We may also disclose personal data:

where required by law;
to comply with legal obligations;
to protect rights, property, or safety;
to prevent fraud or abuse.

We do not sell personal data.

9. International Data Transfers

Some service providers may process personal data outside the European Economic Area (EEA).

Where international transfers occur, we implement appropriate safeguards, including:

European Commission adequacy decisions;
Standard Contractual Clauses (SCCs);
contractual and technical protection measures.

10. Data Retention

We retain personal data only for as long as necessary for the purposes described in this Privacy Policy or as required by law.

Retention periods may vary depending on the type of data and legal obligations.

Examples include:

order and invoice records — retained as required by tax and accounting laws;
customer support communications — retained as reasonably necessary;
marketing data — retained until consent is withdrawn or objection is made;
analytics and cookie data — retained according to applicable cookie settings and retention periods.

When personal data is no longer required, it will be securely deleted or anonymized.

11. Data Security

We implement appropriate technical and organizational security measures designed to protect personal data against:

unauthorized access;
accidental loss;
misuse;
disclosure;
destruction or alteration.

Security measures may include:

SSL encryption;
restricted data access;
secure payment processing;
hosting security protections;
software and security updates.

However, no method of transmission or storage is completely secure, and we cannot guarantee absolute security.

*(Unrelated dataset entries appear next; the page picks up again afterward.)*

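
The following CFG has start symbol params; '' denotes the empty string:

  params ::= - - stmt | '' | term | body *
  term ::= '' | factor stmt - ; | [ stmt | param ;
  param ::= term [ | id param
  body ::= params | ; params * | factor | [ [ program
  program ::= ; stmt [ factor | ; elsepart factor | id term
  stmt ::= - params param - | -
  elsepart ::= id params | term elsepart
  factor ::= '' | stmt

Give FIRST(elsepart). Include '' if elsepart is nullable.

{ -, [, id }

elsepart ::= id params contributes {id}.
From elsepart ::= term elsepart: term nullable, take FIRST(term) ∪ FIRST(elsepart) = { -, [, id }.
Union: FIRST(elsepart) = { -, [, id }.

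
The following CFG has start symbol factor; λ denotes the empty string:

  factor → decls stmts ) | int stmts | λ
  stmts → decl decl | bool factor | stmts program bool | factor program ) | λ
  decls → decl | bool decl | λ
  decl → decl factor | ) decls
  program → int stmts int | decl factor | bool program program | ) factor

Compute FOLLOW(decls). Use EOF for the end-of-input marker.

{ EOF, ), bool, int }

In factor → decls stmts ): add FIRST(stmts )) = { ), bool, int }.
In decl → ) decls: decls is at the end, add FOLLOW(decl) = { EOF, ), bool, int }.
Union: FOLLOW(decls) = { EOF, ), bool, int }.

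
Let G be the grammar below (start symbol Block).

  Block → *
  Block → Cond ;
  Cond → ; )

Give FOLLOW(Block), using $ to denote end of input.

Block is the start symbol, so $ ∈ FOLLOW(Block).
Union: FOLLOW(Block) = { $ }.

{ $ }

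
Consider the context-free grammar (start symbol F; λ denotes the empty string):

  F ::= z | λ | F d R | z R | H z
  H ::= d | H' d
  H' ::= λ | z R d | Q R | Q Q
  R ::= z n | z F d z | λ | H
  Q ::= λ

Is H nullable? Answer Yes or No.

Nullable nonterminals: F, H', Q, R.
No production of H has an RHS whose symbols are all nullable, so H is not nullable.

No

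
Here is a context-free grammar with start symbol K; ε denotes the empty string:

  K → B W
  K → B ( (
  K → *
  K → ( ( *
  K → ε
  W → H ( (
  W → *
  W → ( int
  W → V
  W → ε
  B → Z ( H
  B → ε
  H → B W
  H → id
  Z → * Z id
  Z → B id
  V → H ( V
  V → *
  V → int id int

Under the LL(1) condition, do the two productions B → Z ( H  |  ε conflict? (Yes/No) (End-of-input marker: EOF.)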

12. Your Rights Under GDPR

Subject to applicable law, you may have the following rights:

right of access;
right to rectification;
right to erasure (“right to be forgotten”);
right to restriction of processing;
right to data portability;
right to object to processing;
right to withdraw consent at any time;
right not to be subject solely to automated decision-making where applicable.

To exercise your rights, please contact:

info@whisperal.com

We may request verification of identity before responding to requests.

13. Complaints and Supervisory Authorities

If you believe that your personal data has been processed unlawfully, you have the right to lodge a complaint with a supervisory authority.

You may contact:

State Data Protection Inspectorate of the Republic of Lithuania (Valstybinė duomenų apsaugos inspekcija)

Website: https://vdai.lrv.lt/

You may also contact the supervisory authority in your country of residence within the European Union.

14. Third-Party Links

The Website may contain links to third-party websites, services, or applications.

We are not responsible for the privacy practices, content, or security of third-party services.

Users should review the privacy policies of third-party websites before providing personal data.

15. Children’s Privacy

The Website is not intended for children under the age of 16.

We do not knowingly collect personal data from children.

If we become aware that personal data has been collected from a child without appropriate consent, we will take reasonable steps to delete the data.

16. Automated Decision-Making

We do not use fully automated decision-making processes that produce legal or similarly significant effects on users within the meaning of Article 22 GDPR.

Certain automated systems may be used for fraud prevention, analytics, advertising optimization, or recommendation purposes.

17. Data Breach Procedures

In the event of a personal data breach likely to result in a risk to users’ rights and freedoms, we will take appropriate measures in accordance with applicable law, including notifications where legally required.